The paper tackles batch state estimation by framing it as Gaussian process regression with a continuous-time prior defined by nonlinear stochastic differential equations, showing that the inverse kernel matrix becomes exactly sparse and block-tridiagonal, enabling efficient computation. It demonstrates this approach on a mobile robot dataset for simultaneous trajectory estimation and mapping, achieving competitive performance.

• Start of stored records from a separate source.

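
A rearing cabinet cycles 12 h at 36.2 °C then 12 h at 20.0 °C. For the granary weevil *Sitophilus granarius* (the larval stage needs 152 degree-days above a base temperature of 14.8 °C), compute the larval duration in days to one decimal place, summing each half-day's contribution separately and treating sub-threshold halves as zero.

Day half: max(0, 36.2 − 14.8) × 0.5 = 21.4 × 0.5 = 10.70 DD.
Night half: max(0, 20.0 − 14.8) × 0.5 = 5.2 × 0.5 = 2.60 DD.
Per 24 h: 13.30 DD/day.
Duration = 152 / 13.30 = 11.429 ≈ 11.4 days.

11.4 days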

In this paper, we revisit batch state estimation through the lens of Gaussian process (GP) regression. We consider continuous-discrete estimation problems wherein a trajectory is viewed as a one-dimensional GP, with time as the independent variable. Our continuous-time prior can be defined by any nonlinear, time-varying stochastic differential equation driven by white noise; this allows the possibility of smoothing our trajectory estimates using a variety of vehicle dynamics models (e.g., `constant-velocity'). We show that this class of prior results in an inverse kernel matrix (i.e., covariance matrix between all pairs of measurement times) that is exactly sparse (block-tridiagonal) and that this can be exploited to carry out GP regression (and interpolation) very efficiently. When the prior is based on a linear, time-varying stochastic differential equation and the measurement model is also linear, this GP approach is equivalent to classical, discrete-time smoothing (at the measurement times); when a nonlinearity is present, we iterate over the whole trajectory to maximize accuracy. We test the approach experimentally on a simultaneous trajectory estimation and mapping problem using a mobile robot dataset.